Простые слова эти удивительным образом отзывались дрожью во всем моем теле, и стоило мне умолкнуть, как в голове зазвенело, а живот свело, точно внутри меня образовалась бездонная пустота. На минуту я растерянно замерла, не помня себя, не понимая, что вокруг происходит — словно все мои воспоминания смело прочь, как сметает листву порывом ветра. Незнакомец, сидевший напротив, взял меня за руку, и память постепенно начала возвращаться — но что-то неуловимо изменилось, и тягучая неизбывная тоска поселилась в душе, не давая освободиться от мысли, что со мной произошло что-то ужасное и непоправимое.

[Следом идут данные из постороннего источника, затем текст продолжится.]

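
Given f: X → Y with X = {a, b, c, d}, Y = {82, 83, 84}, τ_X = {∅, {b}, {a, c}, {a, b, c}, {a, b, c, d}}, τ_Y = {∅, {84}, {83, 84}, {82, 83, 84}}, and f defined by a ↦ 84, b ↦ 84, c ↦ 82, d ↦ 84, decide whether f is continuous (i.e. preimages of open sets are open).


f is NOT continuous.

Compute f^{-1}(U) for each U ∈ τ_Y:
  U = ∅: f^{-1}(U) = ∅ ∈ τ_X ✓.
  U = {84}: f^{-1}(U) = {a, b, d} ∉ τ_X ✗.
  U = {83, 84}: f^{-1}(U) = {a, b, d} ∉ τ_X ✗.
  U = {82, 83, 84}: f^{-1}(U) = {a, b, c, d} ∈ τ_X ✓.
Found U = {84} with f^{-1}(U) = {a, b, d} not in τ_X. Therefore f is NOT continuous.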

— Это пройдет, — успокаивающе произнес Хорвек, поняв по моему лицу, как мучительны эти новые ощущения. — Сейчас все уляжется — это как вода, помутневшая из-за поднявшегося песка там, где бросили камень… или пробежались по отмели… Но вскоре вода успокоится, песок осядет, и вновь ручей станет чистым… Ты осталась сама собой, просто в это нужно поверить как следует…
Его тихий голос ввел меня в забытье, очнувшись от которого, я обнаружила, что прижимаюсь к Хорвеку, а он тихонько покачивает меня из стороны в сторону, продолжая монотонно и тихо говорить о какой-то ерунде вроде воды, песка и листьев. Я подалась назад, вырвавшись из его рук, и только тогда поняла, что мне вновь легко дышится — невидимый камень, давивший мне на грудь, исчез.
— Обычное дело, — сказал мне Хорвек, внимательно следивший за переменами в моем лице. — Когда отказываешься от своего имени в первый раз, то всегда на душе паршиво. Во второй раз это происходит куда легче, а затем и вовсе входит в привычку.